Louis II, bien qu'il ne fût même pas maître de l'Italie, portait à cette époque le titre d'empereur des Romains. A lui, prince de caractère, Jean apporta son soutien. Il tenta d'amener Charles le Chauve, Roi de France, à lui céder le royaume de Lothaire; il l'aida dans ses efforts contre les Sarrasins et, après sa mort (875), s'employa à consoler sa veuve, Engelberge. Quand Louis II mourut, le soutien de Charles le Chauve au pape Jean lui valut de recevoir la couronne impériale, le 25 décembre 875, et de voir la déconfiture de ses rivaux. Charles ne fut pas ingrat envers le soutien du pape, et non seulement il décréta que l'Eglise Romaine, comme tête de toutes les Eglises, devait être obéie de tous, mais en 876, il renonça en faveur de Jean à de nombreux droits et coutumes de l'Empire. Jean, toutefois, n'obtint pas de lui beaucoup d'aide sur le plan pratique. Charles était un homme désireux d'accomplir de grandes choses, mais ne savait pas clairement adapter ses moyens aux buts qu'il se fixait. Cependant, il vint en aide à Jean contre les Sarrasins, qui le désespérèrent pendant tout son pontificat. Son expédition fut toutefois un échec et, avant qu'il ne pût renouveler sa tentative, il mourut, le 6 octobre 877. Parmi les candidats au trône impérial laissé vacant, Jean pensait que le seul valable était Boso, qui allait bientôt devenir roi de Provence. Mais Boso ne manifesta aucune prétention sur l'Empire, si bien qu'à la fin, le pape, laissant de côté les prétentions de Carloman en raison de sa mauvaise santé, qui l'avait obligé à confier la charge du « Royaume d'Italie » à Jean lui-même, avait pressenti Charles le Gros comme successeur impérial de Charles le Chauve, et put établir avec succès son candidat sur le trône impérial: il le couronna en février 881.

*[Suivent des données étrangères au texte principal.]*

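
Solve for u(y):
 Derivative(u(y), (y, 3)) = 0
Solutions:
 u(y) = C1 + C2*y + C3*y^2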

Avant la mort de Jean, Charles était devenu, en nom au moins, le souverain reconnu de la plupart des Etats sur lesquels Charlemagne avait étendu son empire. Mais il était physiquement et mentalement impropre à l'exercice de cette charge; cependant, Jean avait grand besoin d'aide. Depuis la première année de son règne jusqu'à la dernière, il fut harcelé par les Sarrasins, et contrarié par l'attitude dénuée de patriotisme de plusieurs princes d'Italie du Sud, par les intrigues domestiques, et par les accrochages avec Guy II, duc de Spolète. En 840, des colonies de Sarrasins avaient commencé à s'établir elles-mêmes dans le sud de l'Italie. Jean fut amené à écrire: « Toutes nos côtes ont été pillées, et les Sarrasins se sentent tout aussi chez eux en Fundi et Terracina qu'en Afrique. » Pour tenir tête à ces terribles ennemis de la Chrétienté, Jean paya de sa personne, de son temps et de son argent. Il ne cessa jamais de pousser les empereurs à prendre une vue élevée de leur position et de leurs reponsabilités, à mettre de côté leurs misérables ambitions, et à prendre les armes contre les ennemis irréductibles de leur foi et de leur pays. Par des conférences avec les petits princes d'Italie du Sud, et par des dons d'argent qu'il leur fit, il tenta de les détacher de toute alliance avec les Sarrasins, ou de les unir pour combattre ces ennemis. Mais il ne se contenta pas de pousser les autres à agir contre les Sarrasins. Il assuma lui-même les devoirs d'un général et ceux d'un amiral. Il fortifia Saint-Paul-Hors-Les-Murs, où ses travaux furent si importants qu'ils furent nommés, d'après son nom, Johannopolis. Les nouvelles fortifications faisaient plus de trois kilomètres de circonférence. Pour garder la « cité du vieux radoteur Pierre », comme les Sarrasins appelaient insolemment Rome, Jean patrouilla lui-même le long des côtes. Il dépassa la flotte pirate des Sarrasins sur le promontoire de Circé, et remporta sur eux une victoire totale en 876. Mais sachant que ce n'était là qu'une égratignure, il implora l'empereur de venir confirmer sa victoire afin de la rendre définitive. Charles le Chauve voulait bien l'aider, mais il mourut (877) avant d'avoir pu tenter quoi que ce soit. Jean dut alors poursuivre seul le combat contre les Sarrasins jusqu'à sa mort.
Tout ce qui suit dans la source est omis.